An Attempt to Revive Marx’s Workers’ Inquiry

A Review of Workers’ Inquiry and Global Class Struggle

by Brian Hioe

語言:
English
Photo Credit: Book Cover

WORKERS’ INQUIRY and Global Class Struggle: Strategies, Tactics, Objectives, edited by Robert Ovetz, is an ambitious book. 

The book aspires to revive the practice of “workers’ inquiry,” as seen in the works of Marx and other socialist thinkers, as a means of allowing workers to examine their material conditions for a better understanding of how they might overcome. The introduction of the book positions this alongside attempts to understand the choke points of global capital, as points of leverage for workers in collective mobilization. 

As such, the book takes a look at a number of global contexts, in the interests of providing for greater self-understanding by workers. The majority of these quick glimpses into various global organizations are academic, though the aim is to learn lessons from each where they provide lessons for the global workers’ movement. 

Countries thus examined include Argentina, Turkey, the US, the UK, Italy, Mexico, China, South Africa, and India. There has been a clear attempt to avoid being Eurocentric, or focusing only on Anglophone contexts, though obviously, the purview of any single book is limited. 

While the book’s attempt to examine a wide span of contexts is admirable, it is less clear how these different contexts relate to each other. Examining workers’ struggles on a country-by-country basis may be useful, but it is not always clear how these contexts act on each other, or could affect each other. Rather, the book seems to show that each context provides some lessons, whether that be with regards to successful or unsuccessful tactics or forms of organization, or patterns of state response. 

Photo credit: steve lyon/WikiCommons/CC

Likewise, some chapters in the book do not mesh fully with the others, due to the authors operating off of different theoretical frameworks or different points of emphasis. The chapter on Italy focuses on race and gender much more strongly than other chapters, for example, while the chapter on Mexico varies from the primarily social science-based approach of the others due to drawing heavily on Hardt and Negri’s theories of the multitude. 

It is not always clear how to fit these different chapters together, or how to integrate them, then. Indeed, it may be Ovetz’ own contribution to the book, a chapter on teacher’s unions in the US, that most seems to fulfill the aims that the book sets out to do—Ovetz is interested in the question of what the most effective time for unions to threaten a strike is, and his findings can offer valuable lessons to unions across the world. 
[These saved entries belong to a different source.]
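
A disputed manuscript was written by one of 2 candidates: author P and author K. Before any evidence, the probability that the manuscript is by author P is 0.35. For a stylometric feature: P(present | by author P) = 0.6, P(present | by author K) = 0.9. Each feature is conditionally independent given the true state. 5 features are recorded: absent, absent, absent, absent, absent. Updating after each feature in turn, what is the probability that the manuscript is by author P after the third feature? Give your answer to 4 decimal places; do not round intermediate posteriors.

0.9718

After 'absent': P(author P) = 0.4·0.3500 / (0.4·0.3500 + 0.1·0.6500) ≈ 0.6829
After 'absent': P(author P) = 0.4·0.6829 / (0.4·0.6829 + 0.1·0.3171) ≈ 0.8960
After 'absent': P(author P) = 0.4·0.8960 / (0.4·0.8960 + 0.1·0.1040) ≈ 0.9718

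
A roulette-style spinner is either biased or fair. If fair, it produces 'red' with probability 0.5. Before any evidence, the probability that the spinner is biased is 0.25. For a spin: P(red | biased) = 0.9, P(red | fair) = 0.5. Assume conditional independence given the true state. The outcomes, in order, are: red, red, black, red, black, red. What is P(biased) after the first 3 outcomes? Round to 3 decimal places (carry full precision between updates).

After 'red': P(biased) = 0.9·0.2500 / (0.9·0.2500 + 0.5·0.7500) ≈ 0.3750
After 'red': P(biased) = 0.9·0.3750 / (0.9·0.3750 + 0.5·0.6250) ≈ 0.5192
After 'black': P(biased) = 0.1·0.5192 / (0.1·0.5192 + 0.5·0.4808) ≈ 0.1776

0.178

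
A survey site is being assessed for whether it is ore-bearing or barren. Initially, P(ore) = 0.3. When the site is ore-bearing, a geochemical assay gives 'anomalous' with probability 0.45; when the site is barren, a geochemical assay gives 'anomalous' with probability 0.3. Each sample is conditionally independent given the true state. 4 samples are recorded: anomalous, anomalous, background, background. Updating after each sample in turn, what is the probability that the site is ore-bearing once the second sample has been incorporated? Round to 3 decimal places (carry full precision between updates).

After 'anomalous': P(ore) = 0.45·0.3000 / (0.45·0.3000 + 0.3·0.7000) ≈ 0.3913
After 'anomalous': P(ore) = 0.45·0.3913 / (0.45·0.3913 + 0.3·0.6087) ≈ 0.4909

0.491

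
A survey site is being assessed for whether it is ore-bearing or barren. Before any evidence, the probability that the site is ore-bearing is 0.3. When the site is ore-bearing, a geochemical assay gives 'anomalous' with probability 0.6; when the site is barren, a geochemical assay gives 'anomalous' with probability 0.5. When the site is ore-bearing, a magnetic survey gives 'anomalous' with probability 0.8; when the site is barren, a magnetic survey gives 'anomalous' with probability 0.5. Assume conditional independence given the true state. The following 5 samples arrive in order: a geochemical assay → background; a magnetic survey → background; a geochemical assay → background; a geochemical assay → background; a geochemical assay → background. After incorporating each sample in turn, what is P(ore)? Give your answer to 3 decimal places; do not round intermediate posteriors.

After a geochemical assay='background': P(ore) = 0.4·0.3000 / (0.4·0.3000 + 0.5·0.7000) ≈ 0.2553
After a magnetic survey='background': P(ore) = 0.2·0.2553 / (0.2·0.2553 + 0.5·0.7447) ≈ 0.1206
After a geochemical assay='background': P(ore) = 0.4·0.1206 / (0.4·0.1206 + 0.5·0.8794) ≈ 0.0989
After a geochemical assay='background': P(ore) = 0.4·0.0989 / (0.4·0.0989 + 0.5·0.9011) ≈ 0.0807
After a geochemical assay='background': P(ore) = 0.4·0.0807 / (0.4·0.0807 + 0.5·0.9193) ≈ 0.0656

0.066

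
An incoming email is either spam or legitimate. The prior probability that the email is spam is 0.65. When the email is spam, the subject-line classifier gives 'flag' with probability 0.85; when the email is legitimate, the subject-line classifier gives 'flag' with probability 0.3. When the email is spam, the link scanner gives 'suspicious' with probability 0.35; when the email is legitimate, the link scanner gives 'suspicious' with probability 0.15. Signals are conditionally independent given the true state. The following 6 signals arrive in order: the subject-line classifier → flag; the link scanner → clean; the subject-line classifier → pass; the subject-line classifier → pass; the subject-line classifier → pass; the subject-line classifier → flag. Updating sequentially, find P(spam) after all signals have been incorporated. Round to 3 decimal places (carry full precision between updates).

0.101

After the subject-line classifier='flag': P(spam) = 0.85·0.6500 / (0.85·0.6500 + 0.3·0.3500) ≈ 0.8403
After the link scanner='clean': P(spam) = 0.65·0.8403 / (0.65·0.8403 + 0.85·0.1597) ≈ 0.8009
After the subject-line classifier='pass': P(spam) = 0.15·0.8009 / (0.15·0.8009 + 0.7·0.1991) ≈ 0.4630
After the subject-line classifier='pass': P(spam) = 0.15·0.4630 / (0.15·0.4630 + 0.7·0.5370) ≈ 0.1560
After the subject-line classifier='pass': P(spam) = 0.15·0.1560 / (0.15·0.1560 + 0.7·0.8440) ≈ 0.0381
After the subject-line classifier='flag': P(spam) = 0.85·0.0381 / (0.85·0.0381 + 0.3·0.9619) ≈ 0.1009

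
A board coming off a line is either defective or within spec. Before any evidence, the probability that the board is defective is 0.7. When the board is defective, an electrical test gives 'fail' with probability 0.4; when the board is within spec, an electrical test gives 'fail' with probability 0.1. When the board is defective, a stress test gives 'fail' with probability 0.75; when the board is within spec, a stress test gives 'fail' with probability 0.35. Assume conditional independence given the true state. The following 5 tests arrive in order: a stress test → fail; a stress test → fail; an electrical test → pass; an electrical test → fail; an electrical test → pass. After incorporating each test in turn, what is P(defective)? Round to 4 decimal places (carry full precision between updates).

Apply Bayes' rule sequentially, carrying P(defective) forward.
After a stress test='fail': P(defective) = 0.75·0.7000 / (0.75·0.7000 + 0.35·0.3000) ≈ 0.8333
After a stress test='fail': P(defective) = 0.75·0.8333 / (0.75·0.8333 + 0.35·0.1667) ≈ 0.9146
After an electrical test='pass': P(defective) = 0.6·0.9146 / (0.6·0.9146 + 0.9·0.0854) ≈ 0.8772
After an electrical test='fail': P(defective) = 0.4·0.8772 / (0.4·0.8772 + 0.1·0.1228) ≈ 0.9662
After an electrical test='pass': P(defective) = 0.6·0.9662 / (0.6·0.9662 + 0.9·0.0338) ≈ 0.9501

0.9501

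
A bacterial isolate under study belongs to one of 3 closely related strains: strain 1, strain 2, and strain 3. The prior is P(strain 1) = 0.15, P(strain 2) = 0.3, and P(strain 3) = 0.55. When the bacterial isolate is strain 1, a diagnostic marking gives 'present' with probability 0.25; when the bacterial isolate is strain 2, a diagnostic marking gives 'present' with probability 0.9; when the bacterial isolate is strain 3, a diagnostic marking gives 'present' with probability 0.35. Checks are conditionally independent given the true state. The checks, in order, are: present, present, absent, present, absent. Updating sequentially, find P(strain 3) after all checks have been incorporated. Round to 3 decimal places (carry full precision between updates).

After 'present': normaliser = 0.25·0.1500 + 0.9·0.3000 + 0.35·0.5500; P(strain 1) ≈ 0.0750, P(strain 2) ≈ 0.5400, P(strain 3) ≈ 0.3850
After 'present': normaliser = 0.25·0.0750 + 0.9·0.5400 + 0.35·0.3850; P(strain 1) ≈ 0.0293, P(strain 2) ≈ 0.7600, P(strain 3) ≈ 0.2107
After 'absent': normaliser = 0.75·0.0293 + 0.1·0.7600 + 0.65·0.2107; P(strain 1) ≈ 0.0936, P(strain 2) ≈ 0.3235, P(strain 3) ≈ 0.5829
After 'present': normaliser = 0.25·0.0936 + 0.9·0.3235 + 0.35·0.5829; P(strain 1) ≈ 0.0451, P(strain 2) ≈ 0.5614, P(strain 3) ≈ 0.3935
After 'absent': normaliser = 0.75·0.0451 + 0.1·0.5614 + 0.65·0.3935; P(strain 1) ≈ 0.0979, P(strain 2) ≈ 0.1624, P(strain 3) ≈ 0.7397

0.740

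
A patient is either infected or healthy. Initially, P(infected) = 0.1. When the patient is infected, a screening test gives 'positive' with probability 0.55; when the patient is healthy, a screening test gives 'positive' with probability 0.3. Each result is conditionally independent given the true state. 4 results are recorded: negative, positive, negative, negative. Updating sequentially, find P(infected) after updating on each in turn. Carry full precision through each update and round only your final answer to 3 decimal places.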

By contrast, one sometimes gets a glimpse of local conditions in a specific location from the other chapters, but does not always have any takeaway that is generalizable to workers’ struggles writ large. This is the main shortcoming of the book.

It may be best to think of Workers’ Inquiry and Global Class Struggle as an attempt to revitalize the practice of workers’ inquiry that it describes then, as an initial contribution in this vein. If the book has further follow-up, aimed at fleshing out conditions in other parts of the world and allowing for the self-education of workers by learning from other contexts, this could be quite valuable to the global workers’ movement. In this respect, it is also to be hoped that future volumes could provide for a more integrated analysis of disparate global contexts, so that they can be understood relative to each other rather than simply on a country-by-country basis. However, at the same time, even if the book wishes to push for an approach it traces back to Marx and labels “workers’ inquiry,” it is still abstract what this means, outside of the broad parameters of allowing workers to better understand global labor conditions or share tactics. 

After all, the problems facing workers worldwide ultimately return to global capital and so cannot be solved country-by-country. Rather, they are issues that demand internationalist solutions. Efforts to think through such internationalist solutions are highly welcome, as well as necessary, at this juncture in world history, but they cannot in themselves reflect murky thinking about global capital that hones in on the conditions of one country—to the exclusion of larger frameworks of analysis that shed light on the many modalities of global capitalism.